Olivier Perrotin, Ian McLoughlin

This article introduces GFM-Voc, a new system that allows high-quality and real-time voice modification, including both vocalic formants shifting, and voice quality manipulation. In particular, the system is based on the implementation of a newly developed source-filter decomposition method, called GFM-IAIF, that allows the extraction of both vocal tract and glottis spectral envelopes as a compact set of filter parameters. The latter are then controllable through a GUI, before re-synthesis of the speech with the modified parameters. The system requires no training, and operates on any voice, male or female, without tuning. Given the close link between spectral parameters and speech perception, this system provides an intuitive way to independently manipulate the vocalic formants and the spectral shape of the glottal flow that is responsible for voice quality perception.

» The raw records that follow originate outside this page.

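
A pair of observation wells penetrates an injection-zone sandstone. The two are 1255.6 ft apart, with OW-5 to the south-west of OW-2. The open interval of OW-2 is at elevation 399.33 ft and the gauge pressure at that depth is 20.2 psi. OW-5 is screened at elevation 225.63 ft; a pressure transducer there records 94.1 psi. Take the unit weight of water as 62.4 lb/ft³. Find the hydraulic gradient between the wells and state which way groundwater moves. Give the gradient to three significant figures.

i ≈ 0.00252; groundwater flows toward the south-west

Pressure head at OW-2: ψ = 144·P/γ = 144 × 20.2 / 62.4 = 46.62 ft.
Total head at OW-2: h = z + ψ = 399.33 + 46.62 = 445.95 ft.
Pressure head at OW-5: ψ = 144·P/γ = 144 × 94.1 / 62.4 = 217.15 ft.
Total head at OW-5: h = z + ψ = 225.63 + 217.15 = 442.78 ft.
Head difference: h(OW-2) − h(OW-5) = 445.95 − 442.78 = 3.17 ft.
Hydraulic gradient: i = |Δh| / L = 3.17 / 1255.6 = 0.00252.
Flow is from higher to lower head: from OW-2 toward OW-5, i.e. toward the south-west.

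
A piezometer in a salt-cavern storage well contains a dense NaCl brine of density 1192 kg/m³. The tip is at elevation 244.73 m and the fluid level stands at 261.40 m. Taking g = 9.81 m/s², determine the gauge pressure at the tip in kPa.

Pressure head ψ = h − z = 261.40 − 244.73 = 16.67 m.
P = ρgψ = 1192 × 9.81 × 16.67 = 194931 Pa ≈ 195 kPa.

P ≈ 195 kPa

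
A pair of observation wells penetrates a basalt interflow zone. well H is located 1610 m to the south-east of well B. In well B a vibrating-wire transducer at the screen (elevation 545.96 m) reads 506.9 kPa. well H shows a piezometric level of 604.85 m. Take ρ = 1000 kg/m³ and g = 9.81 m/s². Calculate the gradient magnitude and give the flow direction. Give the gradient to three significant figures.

Pressure head at well B: ψ = P/(ρg) = 506.9×1000 / (1000 × 9.81) = 51.67 m.
Total head at well B: h = z + ψ = 545.96 + 51.67 = 597.63 m.
Total head at well H: h = 604.85 m (water level in the piezometer is the total head).
Head difference: h(well B) − h(well H) = 597.63 − 604.85 = -7.22 m.
Hydraulic gradient: i = |Δh| / L = 7.22 / 1610 = 0.00448.
Flow is from higher to lower head: from well H toward well B, i.e. toward the north-west.

i ≈ 0.00448; groundwater flows toward the north-west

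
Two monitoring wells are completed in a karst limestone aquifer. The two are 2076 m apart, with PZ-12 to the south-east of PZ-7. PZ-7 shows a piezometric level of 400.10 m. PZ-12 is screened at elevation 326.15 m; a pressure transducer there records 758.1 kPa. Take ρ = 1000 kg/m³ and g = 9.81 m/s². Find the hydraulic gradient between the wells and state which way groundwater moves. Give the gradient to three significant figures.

Total head at PZ-7: h = 400.10 m (water level in the piezometer is the total head).
Pressure head at PZ-12: ψ = P/(ρg) = 758.1×1000 / (1000 × 9.81) = 77.28 m.
Total head at PZ-12: h = z + ψ = 326.15 + 77.28 = 403.43 m.
Head difference: h(PZ-7) − h(PZ-12) = 400.10 − 403.43 = -3.33 m.
Hydraulic gradient: i = |Δh| / L = 3.33 / 2076 = 0.00160.
Flow is from higher to lower head: from PZ-12 toward PZ-7, i.e. toward the north-west.

i ≈ 0.00160; groundwater flows toward the north-west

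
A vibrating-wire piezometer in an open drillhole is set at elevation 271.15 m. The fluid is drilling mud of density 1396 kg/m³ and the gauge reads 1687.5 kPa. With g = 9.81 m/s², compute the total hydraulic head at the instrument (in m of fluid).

ψ = P/(ρg) = 1687.5×1000 / (1396 × 9.81) = 123.22 m.
h = z + ψ = 271.15 + 123.22 = 394.37 m.

h ≈ 394.37 m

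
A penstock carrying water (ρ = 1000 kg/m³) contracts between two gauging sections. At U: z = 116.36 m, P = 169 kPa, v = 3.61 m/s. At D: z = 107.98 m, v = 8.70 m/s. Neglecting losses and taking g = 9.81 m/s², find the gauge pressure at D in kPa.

Pressure head at U: ψ₁ = P₁/(ρg) = 169×1000 / (1000 × 9.81) = 17.23 m.
Velocity heads: v₁²/2g = 3.61²/19.62 = 0.664 m; v₂²/2g = 8.70²/19.62 = 3.858 m.
Total head H = z₁ + ψ₁ + v₁²/2g = 116.36 + 17.23 + 0.664 = 134.25 m.
ψ₂ = H − z₂ − v₂²/2g = 134.25 − 107.98 − 3.858 = 22.41 m.
P₂ = ρgψ₂ = 1000 × 9.81 × 22.41 ≈ 220 kPa.

P₂ ≈ 220 kPa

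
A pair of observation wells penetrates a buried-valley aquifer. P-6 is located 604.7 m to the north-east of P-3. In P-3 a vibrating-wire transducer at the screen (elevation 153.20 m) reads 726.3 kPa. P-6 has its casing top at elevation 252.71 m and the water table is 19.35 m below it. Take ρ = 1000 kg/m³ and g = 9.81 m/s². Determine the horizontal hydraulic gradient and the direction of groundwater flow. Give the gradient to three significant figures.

Pressure head at P-3: ψ = P/(ρg) = 726.3×1000 / (1000 × 9.81) = 74.04 m.
Total head at P-3: h = z + ψ = 153.20 + 74.04 = 227.24 m.
Total head at P-6: h = 252.71 − 19.35 = 233.36 m.
Head difference: h(P-3) − h(P-6) = 227.24 − 233.36 = -6.12 m.
Hydraulic gradient: i = |Δh| / L = 6.12 / 604.7 = 0.0101.
Flow is from higher to lower head: from P-6 toward P-3, i.e. toward the south-west.

i ≈ 0.0101; groundwater flows toward the south-west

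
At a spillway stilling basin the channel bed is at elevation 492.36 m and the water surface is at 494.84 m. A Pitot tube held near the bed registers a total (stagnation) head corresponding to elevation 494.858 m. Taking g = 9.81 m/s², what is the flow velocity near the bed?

v ≈ 0.594 m/s

Near the bed, under hydrostatic conditions, the piezometric head (z + ψ) equals the free-surface elevation, 494.84 m.
Velocity head = total − piezometric = 494.858 − 494.84 = 0.018 m.
v = √(2g·h_v) = √(2 × 9.81 × 0.018) = 0.594 m/s.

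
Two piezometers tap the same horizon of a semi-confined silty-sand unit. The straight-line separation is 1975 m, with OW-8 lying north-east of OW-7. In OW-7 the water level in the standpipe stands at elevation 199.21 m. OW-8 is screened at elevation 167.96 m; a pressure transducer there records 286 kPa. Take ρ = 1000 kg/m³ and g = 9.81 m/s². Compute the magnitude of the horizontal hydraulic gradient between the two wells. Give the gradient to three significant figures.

i ≈ 0.00106

Total head at OW-7: h = 199.21 m (water level in the piezometer is the total head).
Pressure head at OW-8: ψ = P/(ρg) = 286×1000 / (1000 × 9.81) = 29.15 m.
Total head at OW-8: h = z + ψ = 167.96 + 29.15 = 197.11 m.
Head difference: h(OW-7) − h(OW-8) = 199.21 − 197.11 = 2.10 m.
Hydraulic gradient: i = |Δh| / L = 2.10 / 1975 = 0.00106.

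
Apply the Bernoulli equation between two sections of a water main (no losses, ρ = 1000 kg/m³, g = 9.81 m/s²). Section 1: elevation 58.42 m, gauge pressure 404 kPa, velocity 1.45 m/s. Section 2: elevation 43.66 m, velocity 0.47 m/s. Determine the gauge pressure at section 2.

P₂ ≈ 550 kPa

Pressure head at 1: ψ₁ = P₁/(ρg) = 404×1000 / (1000 × 9.81) = 41.18 m.
Velocity heads: v₁²/2g = 1.45²/19.62 = 0.107 m; v₂²/2g = 0.47²/19.62 = 0.011 m.
Total head H = z₁ + ψ₁ + v₁²/2g = 58.42 + 41.18 + 0.107 = 99.71 m.
ψ₂ = H − z₂ − v₂²/2g = 99.71 − 43.66 − 0.011 = 56.04 m.
P₂ = ρgψ₂ = 1000 × 9.81 × 56.04 ≈ 550 kPa.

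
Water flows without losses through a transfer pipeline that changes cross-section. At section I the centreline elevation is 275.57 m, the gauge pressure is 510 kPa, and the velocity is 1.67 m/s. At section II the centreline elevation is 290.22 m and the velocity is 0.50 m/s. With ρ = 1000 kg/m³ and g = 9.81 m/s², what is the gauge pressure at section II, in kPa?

P₂ ≈ 368 kPa

Pressure head at I: ψ₁ = P₁/(ρg) = 510×1000 / (1000 × 9.81) = 51.99 m.
Velocity heads: v₁²/2g = 1.67²/19.62 = 0.142 m; v₂²/2g = 0.50²/19.62 = 0.013 m.
Total head H = z₁ + ψ₁ + v₁²/2g = 275.57 + 51.99 + 0.142 = 327.70 m.
ψ₂ = H − z₂ − v₂²/2g = 327.70 − 290.22 − 0.013 = 37.47 m.
P₂ = ρgψ₂ = 1000 × 9.81 × 37.47 ≈ 368 kPa.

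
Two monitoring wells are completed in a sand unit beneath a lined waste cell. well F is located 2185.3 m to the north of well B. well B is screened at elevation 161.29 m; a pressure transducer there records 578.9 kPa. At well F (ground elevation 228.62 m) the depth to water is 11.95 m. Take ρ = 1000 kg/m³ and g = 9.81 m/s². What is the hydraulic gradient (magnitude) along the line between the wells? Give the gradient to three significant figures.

Pressure head at well B: ψ = P/(ρg) = 578.9×1000 / (1000 × 9.81) = 59.01 m.
Total head at well B: h = z + ψ = 161.29 + 59.01 = 220.30 m.
Total head at well F: h = 228.62 − 11.95 = 216.67 m.
Head difference: h(well B) − h(well F) = 220.30 − 216.67 = 3.63 m.
Hydraulic gradient: i = |Δh| / L = 3.63 / 2185.3 = 0.00166.

i ≈ 0.00166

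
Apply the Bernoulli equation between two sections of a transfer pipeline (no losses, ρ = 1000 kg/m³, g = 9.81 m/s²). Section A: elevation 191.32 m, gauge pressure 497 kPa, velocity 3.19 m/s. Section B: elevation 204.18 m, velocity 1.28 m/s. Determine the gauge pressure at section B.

P₂ ≈ 375 kPa

Pressure head at A: ψ₁ = P₁/(ρg) = 497×1000 / (1000 × 9.81) = 50.66 m.
Velocity heads: v₁²/2g = 3.19²/19.62 = 0.519 m; v₂²/2g = 1.28²/19.62 = 0.084 m.
Total head H = z₁ + ψ₁ + v₁²/2g = 191.32 + 50.66 + 0.519 = 242.50 m.
ψ₂ = H − z₂ − v₂²/2g = 242.50 − 204.18 − 0.084 = 38.24 m.
P₂ = ρgψ₂ = 1000 × 9.81 × 38.24 ≈ 375 kPa.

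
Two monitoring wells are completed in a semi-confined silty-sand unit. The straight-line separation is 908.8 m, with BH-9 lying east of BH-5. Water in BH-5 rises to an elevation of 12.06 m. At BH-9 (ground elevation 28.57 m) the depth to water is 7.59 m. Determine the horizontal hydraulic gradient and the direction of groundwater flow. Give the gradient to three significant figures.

i ≈ 0.00982; groundwater flows toward the west

Total head at BH-5: h = 12.06 m (water level in the piezometer is the total head).
Total head at BH-9: h = 28.57 − 7.59 = 20.98 m.
Head difference: h(BH-5) − h(BH-9) = 12.06 − 20.98 = -8.92 m.
Hydraulic gradient: i = |Δh| / L = 8.92 / 908.8 = 0.00982.
Flow is from higher to lower head: from BH-9 toward BH-5, i.e. toward the west.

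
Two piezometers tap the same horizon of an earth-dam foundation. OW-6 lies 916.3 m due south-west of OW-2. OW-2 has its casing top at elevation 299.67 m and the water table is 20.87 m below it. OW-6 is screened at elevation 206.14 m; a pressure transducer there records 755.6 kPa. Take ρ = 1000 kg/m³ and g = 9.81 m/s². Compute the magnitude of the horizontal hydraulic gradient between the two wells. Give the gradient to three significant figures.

Total head at OW-2: h = 299.67 − 20.87 = 278.80 m.
Pressure head at OW-6: ψ = P/(ρg) = 755.6×1000 / (1000 × 9.81) = 77.02 m.
Total head at OW-6: h = z + ψ = 206.14 + 77.02 = 283.16 m.
Head difference: h(OW-2) − h(OW-6) = 278.80 − 283.16 = -4.36 m.
Hydraulic gradient: i = |Δh| / L = 4.36 / 916.3 = 0.00476.

i ≈ 0.00476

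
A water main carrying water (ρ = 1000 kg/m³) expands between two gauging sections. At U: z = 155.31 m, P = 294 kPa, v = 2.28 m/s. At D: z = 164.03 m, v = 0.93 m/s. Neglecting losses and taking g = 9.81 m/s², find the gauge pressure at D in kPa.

Pressure head at U: ψ₁ = P₁/(ρg) = 294×1000 / (1000 × 9.81) = 29.97 m.
Velocity heads: v₁²/2g = 2.28²/19.62 = 0.265 m; v₂²/2g = 0.93²/19.62 = 0.044 m.
Total head H = z₁ + ψ₁ + v₁²/2g = 155.31 + 29.97 + 0.265 = 185.54 m.
ψ₂ = H − z₂ − v₂²/2g = 185.54 − 164.03 − 0.044 = 21.47 m.
P₂ = ρgψ₂ = 1000 × 9.81 × 21.47 ≈ 211 kPa.

P₂ ≈ 211 kPa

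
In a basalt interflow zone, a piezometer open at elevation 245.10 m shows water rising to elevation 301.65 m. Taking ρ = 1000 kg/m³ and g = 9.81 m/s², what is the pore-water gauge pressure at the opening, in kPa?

Pressure head ψ = h − z = 301.65 − 245.10 = 56.55 m.
P = ρgψ = 1000 × 9.81 × 56.55 = 554756 Pa ≈ 555 kPa.

P ≈ 555 kPa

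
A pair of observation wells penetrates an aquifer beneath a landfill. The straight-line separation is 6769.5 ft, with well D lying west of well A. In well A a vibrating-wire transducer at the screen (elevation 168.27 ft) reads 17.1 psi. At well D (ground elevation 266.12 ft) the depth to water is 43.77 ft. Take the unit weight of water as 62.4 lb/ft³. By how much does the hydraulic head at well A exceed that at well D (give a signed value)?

Δh ≈ -14.62 ft

Pressure head at well A: ψ = 144·P/γ = 144 × 17.1 / 62.4 = 39.46 ft.
Total head at well A: h = z + ψ = 168.27 + 39.46 = 207.73 ft.
Total head at well D: h = 266.12 − 43.77 = 222.35 ft.
Head difference: h(well A) − h(well D) = 207.73 − 222.35 = -14.62 ft.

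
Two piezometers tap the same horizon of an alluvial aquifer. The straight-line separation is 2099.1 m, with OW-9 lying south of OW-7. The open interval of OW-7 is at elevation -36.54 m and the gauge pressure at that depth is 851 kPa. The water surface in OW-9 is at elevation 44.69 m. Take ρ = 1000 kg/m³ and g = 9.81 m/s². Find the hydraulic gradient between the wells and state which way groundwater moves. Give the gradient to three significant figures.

Pressure head at OW-7: ψ = P/(ρg) = 851×1000 / (1000 × 9.81) = 86.75 m.
Total head at OW-7: h = z + ψ = -36.54 + 86.75 = 50.21 m.
Total head at OW-9: h = 44.69 m (water level in the piezometer is the total head).
Head difference: h(OW-7) − h(OW-9) = 50.21 − 44.69 = 5.52 m.
Hydraulic gradient: i = |Δh| / L = 5.52 / 2099.1 = 0.00263.
Flow is from higher to lower head: from OW-7 toward OW-9, i.e. toward the south.

i ≈ 0.00263; groundwater flows toward the south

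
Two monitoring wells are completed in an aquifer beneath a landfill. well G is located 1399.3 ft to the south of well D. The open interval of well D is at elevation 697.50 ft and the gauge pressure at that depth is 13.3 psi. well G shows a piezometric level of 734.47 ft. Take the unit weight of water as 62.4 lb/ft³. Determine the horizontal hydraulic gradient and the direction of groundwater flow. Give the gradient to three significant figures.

i ≈ 0.00449; groundwater flows toward the north

Pressure head at well D: ψ = 144·P/γ = 144 × 13.3 / 62.4 = 30.69 ft.
Total head at well D: h = z + ψ = 697.50 + 30.69 = 728.19 ft.
Total head at well G: h = 734.47 ft (water level in the piezometer is the total head).
Head difference: h(well D) − h(well G) = 728.19 − 734.47 = -6.28 ft.
Hydraulic gradient: i = |Δh| / L = 6.28 / 1399.3 = 0.00449.
Flow is from higher to lower head: from well G toward well D, i.e. toward the north.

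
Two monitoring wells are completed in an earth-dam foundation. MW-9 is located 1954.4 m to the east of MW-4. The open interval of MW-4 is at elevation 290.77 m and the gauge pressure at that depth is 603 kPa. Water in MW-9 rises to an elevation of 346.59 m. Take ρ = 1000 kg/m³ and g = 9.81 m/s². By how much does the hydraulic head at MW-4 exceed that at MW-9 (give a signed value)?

Δh ≈ 5.65 m

Pressure head at MW-4: ψ = P/(ρg) = 603×1000 / (1000 × 9.81) = 61.47 m.
Total head at MW-4: h = z + ψ = 290.77 + 61.47 = 352.24 m.
Total head at MW-9: h = 346.59 m (water level in the piezometer is the total head).
Head difference: h(MW-4) − h(MW-9) = 352.24 − 346.59 = 5.65 m.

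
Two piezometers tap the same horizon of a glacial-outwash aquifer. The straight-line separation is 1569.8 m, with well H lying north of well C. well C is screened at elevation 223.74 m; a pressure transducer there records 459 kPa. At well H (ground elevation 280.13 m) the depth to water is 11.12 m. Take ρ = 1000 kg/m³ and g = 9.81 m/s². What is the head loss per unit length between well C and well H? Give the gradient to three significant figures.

i ≈ 0.000968 m/m

Pressure head at well C: ψ = P/(ρg) = 459×1000 / (1000 × 9.81) = 46.79 m.
Total head at well C: h = z + ψ = 223.74 + 46.79 = 270.53 m.
Total head at well H: h = 280.13 − 11.12 = 269.01 m.
Head difference: h(well C) − h(well H) = 270.53 − 269.01 = 1.52 m.
Hydraulic gradient: i = |Δh| / L = 1.52 / 1569.8 = 0.000968.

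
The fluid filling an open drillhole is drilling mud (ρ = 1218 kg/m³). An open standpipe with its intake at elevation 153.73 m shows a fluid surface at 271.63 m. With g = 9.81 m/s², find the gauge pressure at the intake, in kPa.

P ≈ 1410 kPa

Pressure head ψ = h − z = 271.63 − 153.73 = 117.90 m.
P = ρgψ = 1218 × 9.81 × 117.90 = 1408738 Pa ≈ 1410 kPa.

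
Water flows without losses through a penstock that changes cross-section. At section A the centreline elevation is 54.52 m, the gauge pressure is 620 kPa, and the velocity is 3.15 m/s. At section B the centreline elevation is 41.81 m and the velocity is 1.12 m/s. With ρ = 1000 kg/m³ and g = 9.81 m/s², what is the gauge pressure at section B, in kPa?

P₂ ≈ 749 kPa

Pressure head at A: ψ₁ = P₁/(ρg) = 620×1000 / (1000 × 9.81) = 63.20 m.
Velocity heads: v₁²/2g = 3.15²/19.62 = 0.506 m; v₂²/2g = 1.12²/19.62 = 0.064 m.
Total head H = z₁ + ψ₁ + v₁²/2g = 54.52 + 63.20 + 0.506 = 118.23 m.
ψ₂ = H − z₂ − v₂²/2g = 118.23 − 41.81 − 0.064 = 76.36 m.
P₂ = ρgψ₂ = 1000 × 9.81 × 76.36 ≈ 749 kPa.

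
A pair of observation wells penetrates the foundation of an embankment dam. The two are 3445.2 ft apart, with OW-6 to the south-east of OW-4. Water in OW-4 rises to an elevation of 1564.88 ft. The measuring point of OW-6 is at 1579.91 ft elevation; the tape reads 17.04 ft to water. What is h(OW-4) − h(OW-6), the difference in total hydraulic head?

Δh ≈ 2.01 ft

Total head at OW-4: h = 1564.88 ft (water level in the piezometer is the total head).
Total head at OW-6: h = 1579.91 − 17.04 = 1562.87 ft.
Head difference: h(OW-4) − h(OW-6) = 1564.88 − 1562.87 = 2.01 ft.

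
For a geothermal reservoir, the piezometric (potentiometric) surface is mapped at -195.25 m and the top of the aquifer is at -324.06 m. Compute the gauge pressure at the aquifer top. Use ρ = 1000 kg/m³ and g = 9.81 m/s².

Pressure head at the aquifer top: ψ = h − z = -195.25 − (-324.06) = 128.81 m.
P = ρgψ = 1000 × 9.81 × 128.81 = 1263626 Pa ≈ 1260 kPa.

P ≈ 1260 kPa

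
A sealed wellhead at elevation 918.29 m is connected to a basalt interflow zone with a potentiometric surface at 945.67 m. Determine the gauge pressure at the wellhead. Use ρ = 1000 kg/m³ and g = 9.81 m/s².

P ≈ 269 kPa

Head above the cap: Δh = 945.67 − 918.29 = 27.38 m.
P = ρgΔh = 1000 × 9.81 × 27.38 = 268598 Pa ≈ 269 kPa.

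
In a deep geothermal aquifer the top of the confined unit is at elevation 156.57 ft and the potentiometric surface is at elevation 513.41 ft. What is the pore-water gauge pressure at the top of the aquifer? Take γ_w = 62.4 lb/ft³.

Pressure head at the aquifer top: ψ = h − z = 513.41 − 156.57 = 356.84 ft.
P = γψ/144 = 62.4 × 356.84 / 144 = 155 psi.

P ≈ 155 psi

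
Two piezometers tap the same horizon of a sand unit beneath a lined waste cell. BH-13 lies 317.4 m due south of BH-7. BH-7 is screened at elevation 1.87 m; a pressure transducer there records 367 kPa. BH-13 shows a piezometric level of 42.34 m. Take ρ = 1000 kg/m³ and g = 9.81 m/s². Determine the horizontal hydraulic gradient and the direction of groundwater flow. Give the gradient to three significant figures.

i ≈ 0.00964; groundwater flows toward the north

Pressure head at BH-7: ψ = P/(ρg) = 367×1000 / (1000 × 9.81) = 37.41 m.
Total head at BH-7: h = z + ψ = 1.87 + 37.41 = 39.28 m.
Total head at BH-13: h = 42.34 m (water level in the piezometer is the total head).
Head difference: h(BH-7) − h(BH-13) = 39.28 − 42.34 = -3.06 m.
Hydraulic gradient: i = |Δh| / L = 3.06 / 317.4 = 0.00964.
Flow is from higher to lower head: from BH-13 toward BH-7, i.e. toward the north.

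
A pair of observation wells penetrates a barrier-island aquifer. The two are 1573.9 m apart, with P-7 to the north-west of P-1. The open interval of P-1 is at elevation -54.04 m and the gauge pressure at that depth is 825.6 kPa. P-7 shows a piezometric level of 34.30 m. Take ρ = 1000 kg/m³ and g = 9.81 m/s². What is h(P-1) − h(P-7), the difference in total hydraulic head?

Δh ≈ -4.18 m

Pressure head at P-1: ψ = P/(ρg) = 825.6×1000 / (1000 × 9.81) = 84.16 m.
Total head at P-1: h = z + ψ = -54.04 + 84.16 = 30.12 m.
Total head at P-7: h = 34.30 m (water level in the piezometer is the total head).
Head difference: h(P-1) − h(P-7) = 30.12 − 34.30 = -4.18 m.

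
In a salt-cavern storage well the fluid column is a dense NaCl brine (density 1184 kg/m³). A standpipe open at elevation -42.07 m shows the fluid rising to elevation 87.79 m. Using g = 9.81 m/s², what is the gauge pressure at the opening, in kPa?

P ≈ 1510 kPa

Pressure head ψ = h − z = 87.79 − (-42.07) = 129.86 m.
P = ρgψ = 1184 × 9.81 × 129.86 = 1508329 Pa ≈ 1510 kPa.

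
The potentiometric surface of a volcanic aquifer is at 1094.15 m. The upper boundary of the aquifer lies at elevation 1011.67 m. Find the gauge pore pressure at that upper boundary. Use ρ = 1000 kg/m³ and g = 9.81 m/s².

P ≈ 809 kPa

Pressure head at the aquifer top: ψ = h − z = 1094.15 − 1011.67 = 82.48 m.
P = ρgψ = 1000 × 9.81 × 82.48 = 809129 Pa ≈ 809 kPa.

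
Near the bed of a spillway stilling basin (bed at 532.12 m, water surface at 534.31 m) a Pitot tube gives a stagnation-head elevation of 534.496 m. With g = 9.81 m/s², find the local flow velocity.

Near the bed, under hydrostatic conditions, the piezometric head (z + ψ) equals the free-surface elevation, 534.31 m.
Velocity head = total − piezometric = 534.496 − 534.31 = 0.186 m.
v = √(2g·h_v) = √(2 × 9.81 × 0.186) = 1.91 m/s.

v ≈ 1.91 m/s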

Additionally, rules have been implemented to link the glottis parameters to high-level voice quality parameters such as vocal force and tenseness. Examples of applications for this system include expressive speech synthesis, by adding the system at the end of a speech synthesiser pipeline, auditory feedback perturbation to study a speaker’s response to modified speech, and speech therapy.

Cite as: Perrotin, O., McLoughlin, I. (2019) GFM-Voc: A Real-Time Voice Quality Modification System. Proc. Interspeech 2019, 3685-3686.